“While remaining doubtful about the relevance of the decision to expel this brother, I would like to say that I am equally shocked to see that our currency remains of colonial inspiration,” wrote one Facebook-user based in Douala. For others, the protest requires a different strategy, turning to technology instead flames.

“For decades, Africans have been fighting to change the governance of the francophone zone. Some have died,” wrote academic Alain Nkoyock. “Since the crypto-currencies (Bitcoin, Monero, Cash, or Dash) and the related technologies around them are about to upset the financial sector, why not invest all our last efforts to bypass the CFA?”

West Africa seems unwilling to let go of the shared currency, even launching a digital version, the eCFA. The CFA has its roots in the colonial era when France chose to print a single currency (pdf) for its colonies rather than transport cash.

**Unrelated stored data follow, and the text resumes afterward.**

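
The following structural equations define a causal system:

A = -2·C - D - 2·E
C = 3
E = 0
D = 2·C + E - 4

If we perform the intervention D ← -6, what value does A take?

0

The intervention breaks the incoming arrows to D: D = 2·C + E - 4 no longer applies, and D = -6.
A = -2·C - D - 2·E  [with C=3, D=-6, E=0]  = 0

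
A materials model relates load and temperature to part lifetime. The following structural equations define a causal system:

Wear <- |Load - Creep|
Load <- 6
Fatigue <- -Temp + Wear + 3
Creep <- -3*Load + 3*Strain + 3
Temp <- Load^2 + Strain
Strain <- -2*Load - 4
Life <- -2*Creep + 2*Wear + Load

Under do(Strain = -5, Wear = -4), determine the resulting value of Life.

58

The joint intervention fixes Strain = -5, Wear = -4, removing each variable's own equation.
Creep = -3*Load + 3*Strain + 3  [with Load=6, Strain=-5]  = -30
Life = -2*Creep + 2*Wear + Load  [with Creep=-30, Wear=-4, Load=6]  = 58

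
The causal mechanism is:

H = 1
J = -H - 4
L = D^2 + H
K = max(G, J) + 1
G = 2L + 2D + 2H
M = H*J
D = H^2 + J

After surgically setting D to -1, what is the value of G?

Under do(D=-1), the mechanism D = H^2 + J is discarded; D is fixed at -1.
L = D^2 + H  [with D=-1, H=1]  = 2
G = 2L + 2D + 2H  [with L=2, D=-1, H=1]  = 4

4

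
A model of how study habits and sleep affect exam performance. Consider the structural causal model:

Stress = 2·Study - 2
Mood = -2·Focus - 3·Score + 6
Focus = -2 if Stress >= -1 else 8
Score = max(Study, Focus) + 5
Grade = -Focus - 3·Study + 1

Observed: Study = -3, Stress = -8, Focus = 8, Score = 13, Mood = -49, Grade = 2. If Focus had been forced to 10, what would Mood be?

do(Focus=10) replaces the equation Focus = -2 if Stress >= -1 else 8 with the constant Focus = 10.
Score = max(Study, Focus) + 5  [with Study=-3, Focus=10]  = 15
Mood = -2·Focus - 3·Score + 6  [with Focus=10, Score=15]  = -59

-59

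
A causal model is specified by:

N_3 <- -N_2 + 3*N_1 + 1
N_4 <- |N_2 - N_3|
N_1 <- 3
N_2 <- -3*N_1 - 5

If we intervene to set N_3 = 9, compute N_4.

The intervention breaks the incoming arrows to N_3: N_3 <- -N_2 + 3*N_1 + 1 no longer applies, and N_3 = 9.
N_2 = -3*N_1 - 5  [with N_1=3]  = -14
N_4 = |N_2 - N_3|  [with N_2=-14, N_3=9]  = 23

23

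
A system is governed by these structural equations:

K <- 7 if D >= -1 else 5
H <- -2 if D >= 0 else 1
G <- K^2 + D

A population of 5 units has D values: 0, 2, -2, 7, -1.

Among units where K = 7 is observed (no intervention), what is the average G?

Conditioning on K=7 selects the 4 unit(s) with D ∈ {0, 2, 7, -1}. Their G values: 49, 51, 56, 48. Mean = 51.

51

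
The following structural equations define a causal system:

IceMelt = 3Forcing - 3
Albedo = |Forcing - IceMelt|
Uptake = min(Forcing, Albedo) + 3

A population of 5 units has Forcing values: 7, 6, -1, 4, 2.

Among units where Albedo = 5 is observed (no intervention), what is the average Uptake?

4.5

E[Uptake|Albedo=5] averages over only the 2 units with Albedo=5 (Forcing = -1, 4): Uptake = 2, 7, mean 4.5.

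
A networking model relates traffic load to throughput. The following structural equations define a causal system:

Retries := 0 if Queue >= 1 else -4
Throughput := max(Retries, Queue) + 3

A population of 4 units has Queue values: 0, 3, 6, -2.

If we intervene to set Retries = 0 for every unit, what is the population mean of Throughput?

Under do(Retries=0), Retries's equation is replaced by Retries=0 for every unit. Per-unit Throughput: 3, 6, 9, 3. Mean = 5.25.

5.25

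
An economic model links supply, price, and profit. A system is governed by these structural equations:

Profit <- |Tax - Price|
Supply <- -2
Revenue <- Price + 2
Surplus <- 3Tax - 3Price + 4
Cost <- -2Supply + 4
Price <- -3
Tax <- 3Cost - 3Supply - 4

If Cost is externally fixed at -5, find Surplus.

-26

The intervention breaks the incoming arrows to Cost: Cost <- -2Supply + 4 no longer applies, and Cost = -5.
Tax = 3Cost - 3Supply - 4  [with Cost=-5, Supply=-2]  = -13
Surplus = 3Tax - 3Price + 4  [with Tax=-13, Price=-3]  = -26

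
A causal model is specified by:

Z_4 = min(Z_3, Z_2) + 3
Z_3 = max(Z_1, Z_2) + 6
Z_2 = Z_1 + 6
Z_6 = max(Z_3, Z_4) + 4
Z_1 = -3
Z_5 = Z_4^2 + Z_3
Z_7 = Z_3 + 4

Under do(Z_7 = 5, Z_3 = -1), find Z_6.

6

Setting Z_7 = 5, Z_3 = -1 by intervention discards those variables' equations.
Z_2 = Z_1 + 6  [with Z_1=-3]  = 3
Z_4 = min(Z_3, Z_2) + 3  [with Z_3=-1, Z_2=3]  = 2
Z_6 = max(Z_3, Z_4) + 4  [with Z_3=-1, Z_4=2]  = 6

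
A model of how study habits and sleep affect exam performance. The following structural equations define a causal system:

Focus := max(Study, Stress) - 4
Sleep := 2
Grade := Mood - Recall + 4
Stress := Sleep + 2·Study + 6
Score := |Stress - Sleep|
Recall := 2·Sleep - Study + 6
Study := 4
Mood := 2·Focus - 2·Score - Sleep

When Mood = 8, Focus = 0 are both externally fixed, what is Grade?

Under do(Mood = 8, Focus = 0), each intervened variable's structural equation is replaced by its fixed value.
Recall = 2·Sleep - Study + 6  [with Sleep=2, Study=4]  = 6
Grade = Mood - Recall + 4  [with Mood=8, Recall=6]  = 6

6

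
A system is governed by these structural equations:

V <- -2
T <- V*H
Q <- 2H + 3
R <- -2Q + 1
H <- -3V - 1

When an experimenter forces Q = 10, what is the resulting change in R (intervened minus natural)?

do(Q=10) replaces the equation Q <- 2H + 3 with the constant Q = 10.
R = -2Q + 1  [with Q=10]  = -19
Without intervention: H = -3V - 1  [with V=-2]  = 5; Q = 2H + 3  [with H=5]  = 13; R = -2Q + 1  [with Q=13]  = -25.
Change = -19 − (-25) = 6.

6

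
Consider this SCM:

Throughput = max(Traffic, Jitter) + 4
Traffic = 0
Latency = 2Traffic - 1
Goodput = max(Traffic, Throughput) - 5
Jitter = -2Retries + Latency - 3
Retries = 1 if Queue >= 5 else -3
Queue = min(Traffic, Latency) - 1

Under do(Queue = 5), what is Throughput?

The intervention breaks the incoming arrows to Queue: Queue = min(Traffic, Latency) - 1 no longer applies, and Queue = 5.
Latency = 2Traffic - 1  [with Traffic=0]  = -1
Retries = 1 if Queue >= 5 else -3  [with Queue=5]  = 1
Jitter = -2Retries + Latency - 3  [with Retries=1, Latency=-1]  = -6
Throughput = max(Traffic, Jitter) + 4  [with Traffic=0, Jitter=-6]  = 4

4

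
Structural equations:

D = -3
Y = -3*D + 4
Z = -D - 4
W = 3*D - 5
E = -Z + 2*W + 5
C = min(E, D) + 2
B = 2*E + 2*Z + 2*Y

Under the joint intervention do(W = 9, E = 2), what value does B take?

28

Under do(W = 9, E = 2), each intervened variable's structural equation is replaced by its fixed value.
Y = -3*D + 4  [with D=-3]  = 13
Z = -D - 4  [with D=-3]  = -1
B = 2*E + 2*Z + 2*Y  [with E=2, Z=-1, Y=13]  = 28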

With independence, the printing authority became the central banks of West and Central Africa, guided by policies from Paris.

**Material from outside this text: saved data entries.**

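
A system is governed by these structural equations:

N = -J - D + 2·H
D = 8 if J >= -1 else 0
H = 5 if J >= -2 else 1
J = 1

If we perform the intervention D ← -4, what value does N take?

13

Under do(D=-4), the mechanism D = 8 if J >= -1 else 0 is discarded; D is fixed at -4.
H = 5 if J >= -2 else 1  [with J=1]  = 5
N = -J - D + 2·H  [with J=1, D=-4, H=5]  = 13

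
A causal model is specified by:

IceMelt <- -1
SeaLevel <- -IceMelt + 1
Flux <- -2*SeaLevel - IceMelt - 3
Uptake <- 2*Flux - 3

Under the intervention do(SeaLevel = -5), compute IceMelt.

Under do(SeaLevel=-5), the mechanism SeaLevel <- -IceMelt + 1 is discarded; SeaLevel is fixed at -5.
IceMelt is not downstream of the intervention, so its value is determined by the original equations.

-1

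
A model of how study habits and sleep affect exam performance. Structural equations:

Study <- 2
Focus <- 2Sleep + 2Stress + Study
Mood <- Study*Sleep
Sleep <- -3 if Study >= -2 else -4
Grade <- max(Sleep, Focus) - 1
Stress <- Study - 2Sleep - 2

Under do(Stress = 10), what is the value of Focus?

The intervention breaks the incoming arrows to Stress: Stress <- Study - 2Sleep - 2 no longer applies, and Stress = 10.
Sleep = -3 if Study >= -2 else -4  [with Study=2]  = -3
Focus = 2Sleep + 2Stress + Study  [with Sleep=-3, Stress=10, Study=2]  = 16

16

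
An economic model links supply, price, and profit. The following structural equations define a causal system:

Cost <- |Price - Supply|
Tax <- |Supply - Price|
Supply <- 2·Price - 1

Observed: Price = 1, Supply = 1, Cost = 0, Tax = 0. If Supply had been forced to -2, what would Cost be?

The intervention breaks the incoming arrows to Supply: Supply <- 2·Price - 1 no longer applies, and Supply = -2.
Cost = |Price - Supply|  [with Price=1, Supply=-2]  = 3

3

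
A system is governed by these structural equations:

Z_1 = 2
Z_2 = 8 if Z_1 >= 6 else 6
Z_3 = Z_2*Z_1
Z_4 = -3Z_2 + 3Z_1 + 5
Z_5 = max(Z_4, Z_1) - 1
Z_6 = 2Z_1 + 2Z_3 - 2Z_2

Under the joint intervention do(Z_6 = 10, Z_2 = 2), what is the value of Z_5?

The joint intervention fixes Z_6 = 10, Z_2 = 2, removing each variable's own equation.
Z_4 = -3Z_2 + 3Z_1 + 5  [with Z_2=2, Z_1=2]  = 5
Z_5 = max(Z_4, Z_1) - 1  [with Z_4=5, Z_1=2]  = 4

4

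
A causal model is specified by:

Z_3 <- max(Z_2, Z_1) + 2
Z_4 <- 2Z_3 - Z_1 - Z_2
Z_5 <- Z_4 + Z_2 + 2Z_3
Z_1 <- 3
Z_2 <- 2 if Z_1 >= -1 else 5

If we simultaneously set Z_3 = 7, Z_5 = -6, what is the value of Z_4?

9

The joint intervention fixes Z_3 = 7, Z_5 = -6, removing each variable's own equation.
Z_2 = 2 if Z_1 >= -1 else 5  [with Z_1=3]  = 2
Z_4 = 2Z_3 - Z_1 - Z_2  [with Z_3=7, Z_1=3, Z_2=2]  = 9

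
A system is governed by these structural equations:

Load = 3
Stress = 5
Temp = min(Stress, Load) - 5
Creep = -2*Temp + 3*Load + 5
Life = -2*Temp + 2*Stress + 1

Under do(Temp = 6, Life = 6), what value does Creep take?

2

The joint intervention fixes Temp = 6, Life = 6, removing each variable's own equation.
Creep = -2*Temp + 3*Load + 5  [with Temp=6, Load=3]  = 2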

France devalued the currency in 1994, bowing to pressure from the rest of Europe that its support was akin to a subsidy. Since then, little reform has taken place. The two economic regions are not quite integrated, yet their value to the euro is exactly the same. Interest rates are set by the European Central Bank and France dominates trade with CFA countries. On the plus side, inflation remains low and Guinea, the only francophone country that doesn’t use the shared currency, has struggled.

France’s influence over the economies of 14 African nations also has political repercussions, which many young francophone Africans have blamed their presidents for. Seba’s act of protest tapped into a debate that has already been simmering.